Un gen abre nuevas posibilidades de mejora genética vegetal

Investigadores han identificado en la especie vegetal modelo Arabidopsis thaliana uno de los genes denominados FANCM, que resulta clave  en el proceso biológico de la meiosis, es decir, en la división celular especializada para el mantenimiento del número de cromosomas en las especies con reproducción sexual.
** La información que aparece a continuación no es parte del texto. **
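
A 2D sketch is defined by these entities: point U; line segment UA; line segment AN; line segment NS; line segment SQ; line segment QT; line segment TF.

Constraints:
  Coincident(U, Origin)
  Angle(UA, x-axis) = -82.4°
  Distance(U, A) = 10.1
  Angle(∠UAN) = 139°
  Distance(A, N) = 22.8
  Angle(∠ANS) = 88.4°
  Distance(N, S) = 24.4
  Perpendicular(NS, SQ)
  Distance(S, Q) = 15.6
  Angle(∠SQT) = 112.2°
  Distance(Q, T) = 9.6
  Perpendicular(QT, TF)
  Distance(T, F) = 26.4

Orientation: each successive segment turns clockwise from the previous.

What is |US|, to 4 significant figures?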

Investigadores han identificado en la especie vegetal modelo Arabidopsis thaliana uno de los genes denominados FANCM, que resulta clave  en el proceso biológico de la meiosis, es decir, en la división celular especializada para el mantenimiento del número de cromosomas en las especies con reproducción sexual. El trabajo supone una mejora sustancial en las posibilidades de selección en especies vegetales de interés agronómico.
 
La investigación, publicada en la revista Science, identifica un gen FANCM, encargado de codificar la información para la proteína responsable de limitar la formación de sobrecruzamientos (intercambios recíprocos de información entre los cromosomas paterno y materno en la primera división celular).
 
Esa proteína es una helicasa que desempeña un papel "fundamental" en la replicación correcta del material hereditario, y por tanto en la estabilidad del genoma, tanto en humanos como en levaduras.
 
Según los investigadores, en la especie humana, las mutaciones que afectan a los genes FANCM están relacionadas con la anemia de Fanconi. En el mutante fancm de la especie vegetal modelo Arabidopsis thaliana, "el número de sobrecruzamientos está incrementado respecto al observado en plantas normales y esos sobrecruzamientos extra son generados a través de una ruta diferente a la habitual en plantas normales", indican.
 
Manipulación "prometedora"
 
El descubrimiento de que la proteína FANCM puede limitar el nivel máximo de sobrecruzamientos implica que su manipulación puede ser una herramienta "muy prometedora" en procesos de mejora genética vegetal. Ejemplo de ello son las gramíneas, cuyos sobrecruzamientos están mayoritariamente restringidos a las regiones cercanas a los extremos de los cromosomas. En ellas, la posibilidad de conseguir que tengan lugar en regiones cercanas a los centrómeros permitiría generar nuevas combinaciones genéticas, que constituirían el sustrato para futuros programas de selección en especies de interés agronómico.
 
El mantenimiento del número cromosómico en las generaciones de una determinada especie con reproducción sexual se produce mediante la división celular especializada denominada meiosis. Las células resultantes de esta división (gametos) reciben la mitad de la constitución cromosómica de la célula germinal originaria. Posteriormente, la fusión de un gameto masculino y otro femenino restaura la constitución cromosómica propia de la especie.
 
La reducción del número cromosómico es consecuencia de la existencia de dos rondas de división celular entre las que no hay replicación cromosómica. Para asegurar la reducción del número cromosómico, los cromosomas de origen paterno y materno intercambian información de forma recíproca en la primera división meiótica.
 
Este intercambio es el denominado sobrecruzamiento y da origen a nuevas combinaciones genéticas que serán transmitidas a la descendencia. En las células meióticas existe un control "muy férreo" sobre el número y la distribución de sobrecruzamientos, con el objeto de asegurar la reducción correcta del número cromosómico.